There was some brain-chilling stuff in there, as the historian turned futurist warned of worldwide civil wars, the toppling of governments, and other gruesome conflicts.
However: no World War III!
"It's just that I don't see it producing anything comparable with 1914 or 1939. It's kind of hard to envisage a world war. Even when most pessimistic, I struggle to see how that would work, because the U.S., for all its difficulties in the financial world, is so overwhelmingly dominant in the military world"
We love it when people struggle with their pessimism. It's what gives the Downturnaround life.
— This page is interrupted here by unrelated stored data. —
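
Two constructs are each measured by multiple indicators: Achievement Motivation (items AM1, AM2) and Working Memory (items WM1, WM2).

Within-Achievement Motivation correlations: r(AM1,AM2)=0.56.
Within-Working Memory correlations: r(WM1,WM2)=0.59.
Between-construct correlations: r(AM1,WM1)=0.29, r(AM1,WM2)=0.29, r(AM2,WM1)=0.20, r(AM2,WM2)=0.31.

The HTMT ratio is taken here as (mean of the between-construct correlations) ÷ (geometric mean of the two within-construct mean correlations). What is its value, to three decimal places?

Between-construct mean = 1.09/4 = 0.2725.
Mean within-AM = 0.56/1 = 0.5600; mean within-WM = 0.59/1 = 0.5900.
Geometric mean = √(0.5600 × 0.5900) = 0.5748.
HTMT = 0.2725 / 0.5748 = 0.474.

0.474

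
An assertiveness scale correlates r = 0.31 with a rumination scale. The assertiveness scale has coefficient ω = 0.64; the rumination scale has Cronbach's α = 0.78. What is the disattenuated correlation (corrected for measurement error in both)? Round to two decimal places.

0.44

r_true = r_obs / √(r_xx · r_yy) = 0.31 / √(0.64 × 0.78) = 0.31 / √0.4992 = 0.31 / 0.7065 ≈ 0.44.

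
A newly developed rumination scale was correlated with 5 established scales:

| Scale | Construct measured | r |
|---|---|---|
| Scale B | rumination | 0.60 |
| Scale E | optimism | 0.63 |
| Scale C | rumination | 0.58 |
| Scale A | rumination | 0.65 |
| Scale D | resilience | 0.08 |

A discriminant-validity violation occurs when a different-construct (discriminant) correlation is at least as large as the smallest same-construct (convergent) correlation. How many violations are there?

Convergent (same construct = rumination): Scale B, Scale C, Scale A.
Smallest convergent = 0.58. Discriminant values: 0.63, 0.08; count ≥ 0.58 → 1.

1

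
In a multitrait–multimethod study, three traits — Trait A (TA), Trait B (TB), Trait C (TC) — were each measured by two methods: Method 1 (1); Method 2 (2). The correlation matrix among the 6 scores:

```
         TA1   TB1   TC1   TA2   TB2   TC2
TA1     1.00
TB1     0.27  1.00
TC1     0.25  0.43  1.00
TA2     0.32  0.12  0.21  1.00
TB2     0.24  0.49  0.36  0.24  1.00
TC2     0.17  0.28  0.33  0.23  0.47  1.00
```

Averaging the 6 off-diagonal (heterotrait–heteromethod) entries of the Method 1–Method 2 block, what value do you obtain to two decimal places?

0.23

HTHM values (method 1 × method 2): 0.24, 0.17, 0.12, 0.28, 0.21, 0.36; mean = 1.38/6 = 0.23.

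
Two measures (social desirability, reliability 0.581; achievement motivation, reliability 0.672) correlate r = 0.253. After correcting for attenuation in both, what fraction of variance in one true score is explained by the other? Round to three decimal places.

Disattenuated r = 0.253 / √(0.581 × 0.672) = 0.253 / 0.6248 = 0.4049.
Shared true-score variance = 0.4049² = 0.1639 ≈ 0.164.

0.164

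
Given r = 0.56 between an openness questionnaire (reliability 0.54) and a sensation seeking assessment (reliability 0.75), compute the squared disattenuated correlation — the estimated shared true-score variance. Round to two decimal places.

Disattenuated r = 0.56 / √(0.54 × 0.75) = 0.56 / 0.6364 = 0.8799.
Shared true-score variance = 0.8799² = 0.7742 ≈ 0.77.

0.77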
Ferguson struggled some more, too, to the point where he almost started to sound ... well, we won't say optimistic. Let's say, manageably pessimistic. The United States ought to be spared the worst, he opined, much as we might deserve it:
"It's almost paradoxical that an American crisis ... reinforces the status of the United States as a safe haven," he said.
Then he started to go really crazy!
"There are some fantastic investment opportunities that pretty soon are going to start attracting buyers ... "
We felt like we felt when we watched our 80-year-old uncle taking his first tentative steps to "Baby Got Back" after too many glasses of Chablis at a wedding: Alarmed, but proud of the old bugger! He went on:
We're looking at a Great Recession, not a Great Depression ... People just have to get over the fact that their wealth wasn't worth what they thought it was in 2006. Whether it's their stock market portfolio or their housing. If we simply go back to where we were, in 2005, that's surely not the worst thing that could happen to us.
The Downturnaround will take it! We gave up on 2006 a long time ago, and the idea of 2005 is positively thrilling. It's the thirties that we're not in any hurry to revisit.